Celui qui est vraiment damné sans rémission,
_______________selon Ibn Hamdis,
était le poète recevant la charge de roi,
par maladresse ou par une passion sans contrôle,
ou bien le roi qui s’éveille à la poésie.

Dans mon exil, lorsque que je quittais la Sicile
pour l’Andalousie pénible, ennuyeuse
en comparaison, je rencontrais
un roi qui souffrait comme si son trône était ensemble de braises et de merde

____inconsolable j’allais par tout l’émirat et ma famille fut reçue en audience par l’émir de Séville, Al Mu’tamid.

____Quand je fus admis en sa compagnie, je récitais des vers que j’avais composé pour lui faire honneur. Il pleura en les écoutant,
_________________________________________ce que me dit Ibn Hamdis.
____Il lui confia être si harcelé par ses juristes et ses courtisans qu’il ne fréquentait plus le pupitre depuis des années, quoiqu’il fut doué d’un grand talent pour les vers.

____Le gouvernement des choses est clarté condamnée
____Le gouvernement des hommes est
____L’administration des choses, qui est une chute dans le déchet : il est au gouvernement de l’esprit ce qu’est à l’érection vive et longue à la pénible conception des fils.

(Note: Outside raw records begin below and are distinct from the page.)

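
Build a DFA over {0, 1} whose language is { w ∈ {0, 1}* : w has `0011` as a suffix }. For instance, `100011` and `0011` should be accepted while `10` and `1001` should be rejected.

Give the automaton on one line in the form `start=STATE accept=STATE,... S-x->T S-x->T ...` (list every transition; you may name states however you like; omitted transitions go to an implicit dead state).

Let each state record the length of the longest suffix of the input read so far that is also a prefix of `0011`. q1 means the last symbol is `0`; q2 means the last 2 symbols are `00`; q3 means the last 3 symbols are `001`; q4 means the last 4 symbols are `0011`. Accept only at q4, where the string currently ends in `0011`.
A 5-state machine:
        0   1  
>  q0   q1  q0 
   q1   q2  q0 
   q2   q2  q3 
   q3   q1  q4 
 * q4   q1  q0 
(> = start, * = accepting)

start=q0 accept=q4 q0-0->q1 q0-1->q0 q1-0->q2 q1-1->q0 q2-0->q2 q2-1->q3 q3-0->q1 q3-1->q4 q4-0->q1 q4-1->q0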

Pierre des Vignes le coupa et le son sec qu’il fît parut s’échapper de ses orbites noirs et pourris. Il répondait à Ibn Hamdis que lui, Pierre des Vignes, avait été un juriste si doté que son droit était récité comme des vers par les hommes d’État de toute l’Europe. Ibn Hamdis lui répondit que les hommes d’État n’y entendaient rien, qu’ils en brutalisaient même la forme. Pierre des Vignes s’exprimait avec difficulté et la cavité brisée de son crâne rejetait du sang et des pleurs.

ENVOI

Aux deux maîtres, je demandais
Quelle foule m’attendait
au sortir du bois.

Ils m’expliquèrent que la seconde naissance
se rejouerait perpétuellement et que
je me séparerai sans cesse
car c’est ainsi comme défaire de soi des
membres sans vie et empesés par la mort.

Au sortir du bois, le froid à l’intérieur de ma maison,
le feu dans mes mains, me firent faux monnayeur.
Mais je ne fus jamais pourchassé pour ce crime.